CBO Report Affirms Wage Hike
Several days of absurd vitriol (Democrats) and ridiculous jubilation (Republicans) have obscured the truth: the Congressional Budget Office did not kill Obama’s wage increase. On the contrary, though Fox News, whose claim to “Fair and Balanced” reporting remains dubious at best, would like to think otherwise, the CBO’s 39-page ‘treatise’ on increasing the minimum wage suggests that although a hike would kill jobs, it would make life better for millions of low-income families.
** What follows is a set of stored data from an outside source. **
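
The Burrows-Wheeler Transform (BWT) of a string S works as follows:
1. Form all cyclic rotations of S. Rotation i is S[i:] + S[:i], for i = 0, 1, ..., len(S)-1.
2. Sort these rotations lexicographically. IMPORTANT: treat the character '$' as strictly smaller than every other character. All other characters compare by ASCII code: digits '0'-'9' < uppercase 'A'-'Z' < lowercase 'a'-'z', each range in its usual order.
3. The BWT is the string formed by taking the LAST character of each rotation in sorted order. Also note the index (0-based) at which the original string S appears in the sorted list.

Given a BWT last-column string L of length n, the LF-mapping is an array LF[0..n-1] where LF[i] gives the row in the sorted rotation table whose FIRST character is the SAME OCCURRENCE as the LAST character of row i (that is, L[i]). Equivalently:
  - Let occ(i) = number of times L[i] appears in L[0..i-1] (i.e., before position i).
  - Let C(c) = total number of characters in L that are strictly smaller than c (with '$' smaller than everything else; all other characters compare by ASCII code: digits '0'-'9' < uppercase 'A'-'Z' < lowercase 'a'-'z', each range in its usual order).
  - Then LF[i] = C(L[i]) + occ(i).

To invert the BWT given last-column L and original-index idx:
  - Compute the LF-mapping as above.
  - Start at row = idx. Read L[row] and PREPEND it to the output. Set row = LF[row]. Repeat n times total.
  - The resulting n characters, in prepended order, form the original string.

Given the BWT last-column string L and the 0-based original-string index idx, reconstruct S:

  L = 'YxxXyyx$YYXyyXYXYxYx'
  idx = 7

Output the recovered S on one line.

LF mapping: 5 11 12 1 16 17 13 0 6 7 2 18 19 3 8 4 9 14 10 15
Walk LF starting at row 7, prepending L[row]:
  step 1: row=7, L[7]='$', prepend. Next row=LF[7]=0
  step 2: row=0, L[0]='Y', prepend. Next row=LF[0]=5
  step 3: row=5, L[5]='y', prepend. Next row=LF[5]=17
  step 4: row=17, L[17]='x', prepend. Next row=LF[17]=14
  step 5: row=14, L[14]='Y', prepend. Next row=LF[14]=8
  step 6: row=8, L[8]='Y', prepend. Next row=LF[8]=6
  step 7: row=6, L[6]='x', prepend. Next row=LF[6]=13
  step 8: row=13, L[13]='X', prepend. Next row=LF[13]=3
  step 9: row=3, L[3]='X', prepend. Next row=LF[3]=1
  step 10: row=1, L[1]='x', prepend. Next row=LF[1]=11
  step 11: row=11, L[11]='y', prepend. Next row=LF[11]=18
  step 12: row=18, L[18]='Y', prepend. Next row=LF[18]=10
  step 13: row=10, L[10]='X', prepend. Next row=LF[10]=2
  step 14: row=2, L[2]='x', prepend. Next row=LF[2]=12
  step 15: row=12, L[12]='y', prepend. Next row=LF[12]=19
  step 16: row=19, L[19]='x', prepend. Next row=LF[19]=15
  step 17: row=15, L[15]='X', prepend. Next row=LF[15]=4
  step 18: row=4, L[4]='y', prepend. Next row=LF[4]=16
  step 19: row=16, L[16]='Y', prepend. Next row=LF[16]=9
  step 20: row=9, L[9]='Y', prepend. Next row=LF[9]=7
Reversed output: YYyXxyxXYyxXXxYYxyY$

Answer: YYyXxyxXYyxXXxYYxyY$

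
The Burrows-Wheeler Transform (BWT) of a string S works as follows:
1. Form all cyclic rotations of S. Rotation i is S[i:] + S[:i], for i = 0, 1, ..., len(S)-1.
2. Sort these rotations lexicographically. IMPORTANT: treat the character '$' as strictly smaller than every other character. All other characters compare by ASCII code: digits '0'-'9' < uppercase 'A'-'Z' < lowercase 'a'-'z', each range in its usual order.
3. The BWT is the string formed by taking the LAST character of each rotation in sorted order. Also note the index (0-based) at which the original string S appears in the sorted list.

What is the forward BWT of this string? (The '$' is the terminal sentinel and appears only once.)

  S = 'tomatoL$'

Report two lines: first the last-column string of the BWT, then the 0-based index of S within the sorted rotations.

Answer: Lomotta$
7

Derivation:
All 8 rotations (rotation i = S[i:]+S[:i]):
  rot[0] = tomatoL$
  rot[1] = omatoL$t
  rot[2] = matoL$to
  rot[3] = atoL$tom
  rot[4] = toL$toma
  rot[5] = oL$tomat
  rot[6] = L$tomato
  rot[7] = $tomatoL
Sorted (with $ < everything):
  sorted[0] = $tomatoL  (last char: 'L')
  sorted[1] = L$tomato  (last char: 'o')
  sorted[2] = atoL$tom  (last char: 'm')
  sorted[3] = matoL$to  (last char: 'o')
  sorted[4] = oL$tomat  (last char: 't')
  sorted[5] = omatoL$t  (last char: 't')
  sorted[6] = toL$toma  (last char: 'a')
  sorted[7] = tomatoL$  (last char: '$')
Last column: Lomotta$
Original string S is at sorted index 7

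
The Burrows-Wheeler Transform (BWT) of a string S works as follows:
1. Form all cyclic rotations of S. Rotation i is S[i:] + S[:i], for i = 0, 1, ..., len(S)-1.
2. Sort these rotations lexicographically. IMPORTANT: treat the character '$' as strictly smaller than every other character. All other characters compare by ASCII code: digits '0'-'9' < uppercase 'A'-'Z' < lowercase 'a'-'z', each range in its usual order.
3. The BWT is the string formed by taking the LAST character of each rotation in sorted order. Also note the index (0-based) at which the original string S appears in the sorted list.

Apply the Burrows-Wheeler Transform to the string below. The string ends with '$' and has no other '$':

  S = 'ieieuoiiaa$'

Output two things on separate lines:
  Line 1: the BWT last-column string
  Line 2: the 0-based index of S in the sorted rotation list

Answer: aaiiii$eoue
6

Derivation:
All 11 rotations (rotation i = S[i:]+S[:i]):
  rot[0] = ieieuoiiaa$
  rot[1] = eieuoiiaa$i
  rot[2] = ieuoiiaa$ie
  rot[3] = euoiiaa$iei
  rot[4] = uoiiaa$ieie
  rot[5] = oiiaa$ieieu
  rot[6] = iiaa$ieieuo
  rot[7] = iaa$ieieuoi
  rot[8] = aa$ieieuoii
  rot[9] = a$ieieuoiia
  rot[10] = $ieieuoiiaa
Sorted (with $ < everything):
  sorted[0] = $ieieuoiiaa  (last char: 'a')
  sorted[1] = a$ieieuoiia  (last char: 'a')
  sorted[2] = aa$ieieuoii  (last char: 'i')
  sorted[3] = eieuoiiaa$i  (last char: 'i')
  sorted[4] = euoiiaa$iei  (last char: 'i')
  sorted[5] = iaa$ieieuoi  (last char: 'i')
  sorted[6] = ieieuoiiaa$  (last char: '$')
  sorted[7] = ieuoiiaa$ie  (last char: 'e')
  sorted[8] = iiaa$ieieuo  (last char: 'o')
  sorted[9] = oiiaa$ieieu  (last char: 'u')
  sorted[10] = uoiiaa$ieie  (last char: 'e')
Last column: aaiiii$eoue
Original string S is at sorted index 6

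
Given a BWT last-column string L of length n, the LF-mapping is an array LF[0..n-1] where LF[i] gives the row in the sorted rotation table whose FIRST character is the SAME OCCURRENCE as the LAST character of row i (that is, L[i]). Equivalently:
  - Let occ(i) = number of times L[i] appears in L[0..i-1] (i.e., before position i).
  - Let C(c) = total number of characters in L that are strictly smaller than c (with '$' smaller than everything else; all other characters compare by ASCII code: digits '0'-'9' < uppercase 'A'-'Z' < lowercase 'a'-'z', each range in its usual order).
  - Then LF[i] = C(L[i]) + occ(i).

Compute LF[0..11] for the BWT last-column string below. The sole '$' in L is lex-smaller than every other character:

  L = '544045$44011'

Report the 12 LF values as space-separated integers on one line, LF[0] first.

Char counts: '$':1, '0':2, '1':2, '4':5, '5':2
C (first-col start): C('$')=0, C('0')=1, C('1')=3, C('4')=5, C('5')=10
L[0]='5': occ=0, LF[0]=C('5')+0=10+0=10
L[1]='4': occ=0, LF[1]=C('4')+0=5+0=5
L[2]='4': occ=1, LF[2]=C('4')+1=5+1=6
L[3]='0': occ=0, LF[3]=C('0')+0=1+0=1
L[4]='4': occ=2, LF[4]=C('4')+2=5+2=7
L[5]='5': occ=1, LF[5]=C('5')+1=10+1=11
L[6]='$': occ=0, LF[6]=C('$')+0=0+0=0
L[7]='4': occ=3, LF[7]=C('4')+3=5+3=8
L[8]='4': occ=4, LF[8]=C('4')+4=5+4=9
L[9]='0': occ=1, LF[9]=C('0')+1=1+1=2
L[10]='1': occ=0, LF[10]=C('1')+0=3+0=3
L[11]='1': occ=1, LF[11]=C('1')+1=3+1=4

Answer: 10 5 6 1 7 11 0 8 9 2 3 4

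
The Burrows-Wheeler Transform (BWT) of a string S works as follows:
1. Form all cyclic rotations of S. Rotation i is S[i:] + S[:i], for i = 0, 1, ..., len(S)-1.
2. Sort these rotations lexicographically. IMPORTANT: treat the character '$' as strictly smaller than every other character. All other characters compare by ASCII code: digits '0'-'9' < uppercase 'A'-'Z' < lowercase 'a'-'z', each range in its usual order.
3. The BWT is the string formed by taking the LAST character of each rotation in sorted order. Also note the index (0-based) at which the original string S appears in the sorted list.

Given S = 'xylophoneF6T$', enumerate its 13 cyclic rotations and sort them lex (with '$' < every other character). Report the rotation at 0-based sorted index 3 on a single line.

All 13 rotations (rotation i = S[i:]+S[:i]):
  rot[0] = xylophoneF6T$
  rot[1] = ylophoneF6T$x
  rot[2] = lophoneF6T$xy
  rot[3] = ophoneF6T$xyl
  rot[4] = phoneF6T$xylo
  rot[5] = honeF6T$xylop
  rot[6] = oneF6T$xyloph
  rot[7] = neF6T$xylopho
  rot[8] = eF6T$xylophon
  rot[9] = F6T$xylophone
  rot[10] = 6T$xylophoneF
  rot[11] = T$xylophoneF6
  rot[12] = $xylophoneF6T
Sorted (with $ < everything):
  sorted[0] = $xylophoneF6T
  sorted[1] = 6T$xylophoneF
  sorted[2] = F6T$xylophone
  sorted[3] = T$xylophoneF6
  sorted[4] = eF6T$xylophon
  sorted[5] = honeF6T$xylop
  sorted[6] = lophoneF6T$xy
  sorted[7] = neF6T$xylopho
  sorted[8] = oneF6T$xyloph
  sorted[9] = ophoneF6T$xyl
  sorted[10] = phoneF6T$xylo
  sorted[11] = xylophoneF6T$
  sorted[12] = ylophoneF6T$x
sorted[3] = T$xylophoneF6

Answer: T$xylophoneF6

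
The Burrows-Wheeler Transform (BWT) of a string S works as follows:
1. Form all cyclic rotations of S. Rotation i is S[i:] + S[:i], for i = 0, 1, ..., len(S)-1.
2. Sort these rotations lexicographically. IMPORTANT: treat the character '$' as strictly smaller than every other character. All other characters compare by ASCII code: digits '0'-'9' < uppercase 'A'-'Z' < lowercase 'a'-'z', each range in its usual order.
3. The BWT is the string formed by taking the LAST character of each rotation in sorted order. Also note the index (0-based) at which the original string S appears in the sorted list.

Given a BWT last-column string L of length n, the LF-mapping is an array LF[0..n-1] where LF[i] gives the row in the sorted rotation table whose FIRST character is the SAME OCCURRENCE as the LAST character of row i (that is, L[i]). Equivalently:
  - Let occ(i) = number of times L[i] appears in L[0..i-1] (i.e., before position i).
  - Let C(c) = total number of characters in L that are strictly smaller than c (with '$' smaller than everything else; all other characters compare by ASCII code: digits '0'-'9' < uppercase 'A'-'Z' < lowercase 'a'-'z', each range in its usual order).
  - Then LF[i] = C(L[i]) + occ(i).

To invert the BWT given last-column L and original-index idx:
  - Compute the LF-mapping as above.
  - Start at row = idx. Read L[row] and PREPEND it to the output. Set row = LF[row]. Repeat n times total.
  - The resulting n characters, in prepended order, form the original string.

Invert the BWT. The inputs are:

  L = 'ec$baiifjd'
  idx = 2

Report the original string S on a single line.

LF mapping: 5 3 0 2 1 7 8 6 9 4
Walk LF starting at row 2, prepending L[row]:
  step 1: row=2, L[2]='$', prepend. Next row=LF[2]=0
  step 2: row=0, L[0]='e', prepend. Next row=LF[0]=5
  step 3: row=5, L[5]='i', prepend. Next row=LF[5]=7
  step 4: row=7, L[7]='f', prepend. Next row=LF[7]=6
  step 5: row=6, L[6]='i', prepend. Next row=LF[6]=8
  step 6: row=8, L[8]='j', prepend. Next row=LF[8]=9
  step 7: row=9, L[9]='d', prepend. Next row=LF[9]=4
  step 8: row=4, L[4]='a', prepend. Next row=LF[4]=1
  step 9: row=1, L[1]='c', prepend. Next row=LF[1]=3
  step 10: row=3, L[3]='b', prepend. Next row=LF[3]=2
Reversed output: bcadjifie$

Answer: bcadjifie$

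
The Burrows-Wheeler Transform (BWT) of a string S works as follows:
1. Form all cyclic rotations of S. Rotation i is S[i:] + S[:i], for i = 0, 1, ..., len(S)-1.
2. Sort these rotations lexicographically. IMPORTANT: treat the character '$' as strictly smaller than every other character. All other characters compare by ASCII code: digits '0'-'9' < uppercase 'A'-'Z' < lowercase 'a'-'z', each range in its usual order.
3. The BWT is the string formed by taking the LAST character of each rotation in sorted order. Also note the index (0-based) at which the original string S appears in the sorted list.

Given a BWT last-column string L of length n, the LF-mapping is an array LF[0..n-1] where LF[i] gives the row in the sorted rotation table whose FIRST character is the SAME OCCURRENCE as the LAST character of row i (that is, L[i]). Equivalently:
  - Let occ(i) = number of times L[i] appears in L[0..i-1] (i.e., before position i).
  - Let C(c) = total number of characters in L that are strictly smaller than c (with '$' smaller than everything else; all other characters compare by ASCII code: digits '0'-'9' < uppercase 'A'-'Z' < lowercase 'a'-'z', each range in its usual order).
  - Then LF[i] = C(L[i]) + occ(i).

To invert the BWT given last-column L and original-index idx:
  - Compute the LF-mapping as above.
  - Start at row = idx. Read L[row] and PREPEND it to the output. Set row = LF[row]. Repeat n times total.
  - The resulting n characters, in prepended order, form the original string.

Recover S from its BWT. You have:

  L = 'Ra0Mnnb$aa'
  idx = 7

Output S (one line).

Answer: banana0MR$

Derivation:
LF mapping: 3 4 1 2 8 9 7 0 5 6
Walk LF starting at row 7, prepending L[row]:
  step 1: row=7, L[7]='$', prepend. Next row=LF[7]=0
  step 2: row=0, L[0]='R', prepend. Next row=LF[0]=3
  step 3: row=3, L[3]='M', prepend. Next row=LF[3]=2
  step 4: row=2, L[2]='0', prepend. Next row=LF[2]=1
  step 5: row=1, L[1]='a', prepend. Next row=LF[1]=4
  step 6: row=4, L[4]='n', prepend. Next row=LF[4]=8
  step 7: row=8, L[8]='a', prepend. Next row=LF[8]=5
  step 8: row=5, L[5]='n', prepend. Next row=LF[5]=9
  step 9: row=9, L[9]='a', prepend. Next row=LF[9]=6
  step 10: row=6, L[6]='b', prepend. Next row=LF[6]=7
Reversed output: banana0MR$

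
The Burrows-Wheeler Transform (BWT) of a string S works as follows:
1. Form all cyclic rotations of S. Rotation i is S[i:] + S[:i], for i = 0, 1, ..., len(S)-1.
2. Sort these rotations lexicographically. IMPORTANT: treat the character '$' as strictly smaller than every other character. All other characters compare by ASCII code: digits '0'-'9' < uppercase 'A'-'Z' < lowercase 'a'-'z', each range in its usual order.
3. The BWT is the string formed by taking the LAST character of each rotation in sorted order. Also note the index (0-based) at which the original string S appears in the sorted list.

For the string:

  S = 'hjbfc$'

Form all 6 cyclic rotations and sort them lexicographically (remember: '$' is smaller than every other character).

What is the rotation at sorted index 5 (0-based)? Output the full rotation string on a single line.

Answer: jbfc$h

Derivation:
All 6 rotations (rotation i = S[i:]+S[:i]):
  rot[0] = hjbfc$
  rot[1] = jbfc$h
  rot[2] = bfc$hj
  rot[3] = fc$hjb
  rot[4] = c$hjbf
  rot[5] = $hjbfc
Sorted (with $ < everything):
  sorted[0] = $hjbfc
  sorted[1] = bfc$hj
  sorted[2] = c$hjbf
  sorted[3] = fc$hjb
  sorted[4] = hjbfc$
  sorted[5] = jbfc$h
sorted[5] = jbfc$h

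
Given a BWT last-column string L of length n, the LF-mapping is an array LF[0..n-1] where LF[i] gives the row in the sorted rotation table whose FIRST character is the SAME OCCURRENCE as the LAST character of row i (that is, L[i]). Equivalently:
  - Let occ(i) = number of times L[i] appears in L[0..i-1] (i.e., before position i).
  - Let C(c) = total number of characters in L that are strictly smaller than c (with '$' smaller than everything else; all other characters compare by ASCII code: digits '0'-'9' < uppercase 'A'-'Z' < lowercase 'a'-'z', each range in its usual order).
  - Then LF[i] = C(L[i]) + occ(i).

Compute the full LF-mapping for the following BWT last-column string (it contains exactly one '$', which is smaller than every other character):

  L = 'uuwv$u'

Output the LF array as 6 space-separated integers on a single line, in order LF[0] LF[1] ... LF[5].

Char counts: '$':1, 'u':3, 'v':1, 'w':1
C (first-col start): C('$')=0, C('u')=1, C('v')=4, C('w')=5
L[0]='u': occ=0, LF[0]=C('u')+0=1+0=1
L[1]='u': occ=1, LF[1]=C('u')+1=1+1=2
L[2]='w': occ=0, LF[2]=C('w')+0=5+0=5
L[3]='v': occ=0, LF[3]=C('v')+0=4+0=4
L[4]='$': occ=0, LF[4]=C('$')+0=0+0=0
L[5]='u': occ=2, LF[5]=C('u')+2=1+2=3

Answer: 1 2 5 4 0 3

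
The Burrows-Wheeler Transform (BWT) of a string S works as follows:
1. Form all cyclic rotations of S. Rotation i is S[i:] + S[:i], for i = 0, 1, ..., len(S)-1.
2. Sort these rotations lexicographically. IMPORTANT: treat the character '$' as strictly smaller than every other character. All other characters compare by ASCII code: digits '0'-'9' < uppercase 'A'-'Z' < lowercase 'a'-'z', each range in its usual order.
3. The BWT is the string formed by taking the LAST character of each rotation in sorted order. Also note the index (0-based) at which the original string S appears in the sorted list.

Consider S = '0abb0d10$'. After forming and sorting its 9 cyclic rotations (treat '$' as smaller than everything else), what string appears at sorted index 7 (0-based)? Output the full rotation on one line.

All 9 rotations (rotation i = S[i:]+S[:i]):
  rot[0] = 0abb0d10$
  rot[1] = abb0d10$0
  rot[2] = bb0d10$0a
  rot[3] = b0d10$0ab
  rot[4] = 0d10$0abb
  rot[5] = d10$0abb0
  rot[6] = 10$0abb0d
  rot[7] = 0$0abb0d1
  rot[8] = $0abb0d10
Sorted (with $ < everything):
  sorted[0] = $0abb0d10
  sorted[1] = 0$0abb0d1
  sorted[2] = 0abb0d10$
  sorted[3] = 0d10$0abb
  sorted[4] = 10$0abb0d
  sorted[5] = abb0d10$0
  sorted[6] = b0d10$0ab
  sorted[7] = bb0d10$0a
  sorted[8] = d10$0abb0
sorted[7] = bb0d10$0a

Answer: bb0d10$0a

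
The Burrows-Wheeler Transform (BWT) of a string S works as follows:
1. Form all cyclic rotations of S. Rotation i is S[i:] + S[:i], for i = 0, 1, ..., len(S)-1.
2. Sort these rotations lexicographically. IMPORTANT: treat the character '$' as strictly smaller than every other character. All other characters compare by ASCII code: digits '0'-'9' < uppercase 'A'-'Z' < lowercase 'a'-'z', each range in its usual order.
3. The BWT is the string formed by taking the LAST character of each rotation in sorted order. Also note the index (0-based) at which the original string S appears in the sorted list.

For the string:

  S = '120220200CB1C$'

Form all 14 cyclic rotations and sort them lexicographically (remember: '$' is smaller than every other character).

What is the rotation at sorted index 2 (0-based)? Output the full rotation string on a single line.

All 14 rotations (rotation i = S[i:]+S[:i]):
  rot[0] = 120220200CB1C$
  rot[1] = 20220200CB1C$1
  rot[2] = 0220200CB1C$12
  rot[3] = 220200CB1C$120
  rot[4] = 20200CB1C$1202
  rot[5] = 0200CB1C$12022
  rot[6] = 200CB1C$120220
  rot[7] = 00CB1C$1202202
  rot[8] = 0CB1C$12022020
  rot[9] = CB1C$120220200
  rot[10] = B1C$120220200C
  rot[11] = 1C$120220200CB
  rot[12] = C$120220200CB1
  rot[13] = $120220200CB1C
Sorted (with $ < everything):
  sorted[0] = $120220200CB1C
  sorted[1] = 00CB1C$1202202
  sorted[2] = 0200CB1C$12022
  sorted[3] = 0220200CB1C$12
  sorted[4] = 0CB1C$12022020
  sorted[5] = 120220200CB1C$
  sorted[6] = 1C$120220200CB
  sorted[7] = 200CB1C$120220
  sorted[8] = 20200CB1C$1202
  sorted[9] = 20220200CB1C$1
  sorted[10] = 220200CB1C$120
  sorted[11] = B1C$120220200C
  sorted[12] = C$120220200CB1
  sorted[13] = CB1C$120220200
sorted[2] = 0200CB1C$12022

Answer: 0200CB1C$12022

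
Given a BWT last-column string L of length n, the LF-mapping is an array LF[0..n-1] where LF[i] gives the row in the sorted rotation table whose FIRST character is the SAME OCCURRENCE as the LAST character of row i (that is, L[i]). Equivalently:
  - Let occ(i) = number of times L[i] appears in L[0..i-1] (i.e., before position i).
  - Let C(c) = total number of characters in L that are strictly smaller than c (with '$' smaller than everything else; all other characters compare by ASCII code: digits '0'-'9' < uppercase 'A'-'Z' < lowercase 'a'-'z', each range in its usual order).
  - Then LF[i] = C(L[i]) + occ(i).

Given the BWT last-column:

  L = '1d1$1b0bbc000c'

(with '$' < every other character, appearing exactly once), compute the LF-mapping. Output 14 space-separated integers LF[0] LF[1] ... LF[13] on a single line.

Answer: 5 13 6 0 7 8 1 9 10 11 2 3 4 12

Derivation:
Char counts: '$':1, '0':4, '1':3, 'b':3, 'c':2, 'd':1
C (first-col start): C('$')=0, C('0')=1, C('1')=5, C('b')=8, C('c')=11, C('d')=13
L[0]='1': occ=0, LF[0]=C('1')+0=5+0=5
L[1]='d': occ=0, LF[1]=C('d')+0=13+0=13
L[2]='1': occ=1, LF[2]=C('1')+1=5+1=6
L[3]='$': occ=0, LF[3]=C('$')+0=0+0=0
L[4]='1': occ=2, LF[4]=C('1')+2=5+2=7
L[5]='b': occ=0, LF[5]=C('b')+0=8+0=8
L[6]='0': occ=0, LF[6]=C('0')+0=1+0=1
L[7]='b': occ=1, LF[7]=C('b')+1=8+1=9
L[8]='b': occ=2, LF[8]=C('b')+2=8+2=10
L[9]='c': occ=0, LF[9]=C('c')+0=11+0=11
L[10]='0': occ=1, LF[10]=C('0')+1=1+1=2
L[11]='0': occ=2, LF[11]=C('0')+2=1+2=3
L[12]='0': occ=3, LF[12]=C('0')+3=1+3=4
L[13]='c': occ=1, LF[13]=C('c')+1=11+1=12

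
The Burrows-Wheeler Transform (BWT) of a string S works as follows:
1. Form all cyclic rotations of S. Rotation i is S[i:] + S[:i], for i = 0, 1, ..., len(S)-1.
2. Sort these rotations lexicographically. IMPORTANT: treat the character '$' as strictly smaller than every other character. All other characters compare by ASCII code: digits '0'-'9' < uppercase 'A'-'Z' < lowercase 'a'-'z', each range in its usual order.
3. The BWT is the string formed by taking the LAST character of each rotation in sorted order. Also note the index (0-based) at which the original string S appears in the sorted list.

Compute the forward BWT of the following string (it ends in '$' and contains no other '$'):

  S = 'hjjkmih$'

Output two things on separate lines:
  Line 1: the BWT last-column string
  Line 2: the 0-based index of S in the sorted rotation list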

Substance is Washington’s problem; rather than reading an entire report and contemplating it in full, the media and our glorious Congress prefer to cherry-pick the facts they like and bury the inconvenient truths. Republicans “seized” on the CBO’s conclusion that increasing the minimum wage would cost the economy hundreds of thousands of jobs. In a sense, they were right: the CBO report predicts the economy will shed 500,000 jobs if the minimum wage rises to $10.10/hour and 100,000 jobs if it rises to $9.00/hour. That said, we’re missing key details: depending on its magnitude, an increase would lift 300,000 – 900,000 people out of poverty; between 7.6 million ($9.00) and 16.5 million ($10.10) people would see an increase in their wages; and most families would see either an increase in real income or no change at all.
It’s important to read the fine-print. Sure, “Minimum Wage Hike Could Cost 500,000 Jobs” is a catchy title, and yeah, it’s accurate. The CBO did predict that a $10.10 minimum wage could kill 500,000 jobs. However, it’s inexcusable to look at one number and declare the debate over.
The pro/con is clear: on the one hand, the economy will shed jobs; on the other, a far greater number of people will experience higher wages and escape poverty. So what are we to do: support an increase or tell the Democrats to shut up? I say we back an increase, and here’s why.
First and foremost, raising the minimum wage is good politics. Purists may roll their eyes, but the truth is the truth. According to Gallup, 76% of Americans support raising the minimum wage to $9.00/hour. I have a feeling those people don’t appreciate the GOP’s stonewalling.
Politics aside, I also think raising the minimum wage is good policy. I admit that it could kill jobs, at least in the short-run; simple economics tells us as much. That said, the positives of doing so outweigh the negatives. As noted, depending on the magnitude of the raise, somewhere between 300,000 and 900,000 people will escape poverty and most will see an increase in real family income. As I do not want to hide facts, like my dear friends on the Hill, I will say this: the CBO predicts that families whose income is 6x the poverty threshold or more will lose between $4 billion (-0.1%) and $17 billion (-0.4%) in real income. Do I think the sacrifice is worth it? Yes.
I may be a conservative, but that doesn’t mean I want to crush low-income families with crony, laissez-faire capitalism. I think increasing the real income of those earning less than 6x the poverty threshold is okay, even if it means the ‘rich’ temporarily ‘lose’. In the long-run, wealthier low-income workers will spend more money in the economy and restore equilibrium. Over time, jobs will return and life will normalize, albeit with higher wages and no real ‘losers’.
Having said this, what do I want Republicans to do? It’s easy to get caught up in numbers and philosophy and forget about implementation. My solution is two-fold. Today, the party should support increasing the minimum wage to $9.00/hour, without automatic, inflation-based hikes. This increase should happen over the course of 2 years: $8.10 on July 1, 2015 and $9.00 on July 1, 2016. In the fall of 2016, Republicans should consider supporting automatic increases, based on inflation. For my part, I support raising the minimum wage to $9.00/hour and possibly linking increases to inflation in 2016.
I hope common sense rules the day. One number does not define this debate, nor should it. Raising the minimum wage demands informed dialogue, not the nonsense coming from Washington.
An increase would likely kill jobs, at least in the short-run; I get that. At the same time, millions of families would see their real income go up and hundreds of thousands of people would be lifted out of poverty. Overall, the net effect would be positive, and after a while, lost jobs would return. This is why, despite widespread Republican opposition , I support increasing the minimum wage. The short-term sacrifice may not be easy, but we’ll be better off in the end. If we don’t make these decisions today, we’ll wish we had made them tomorrow.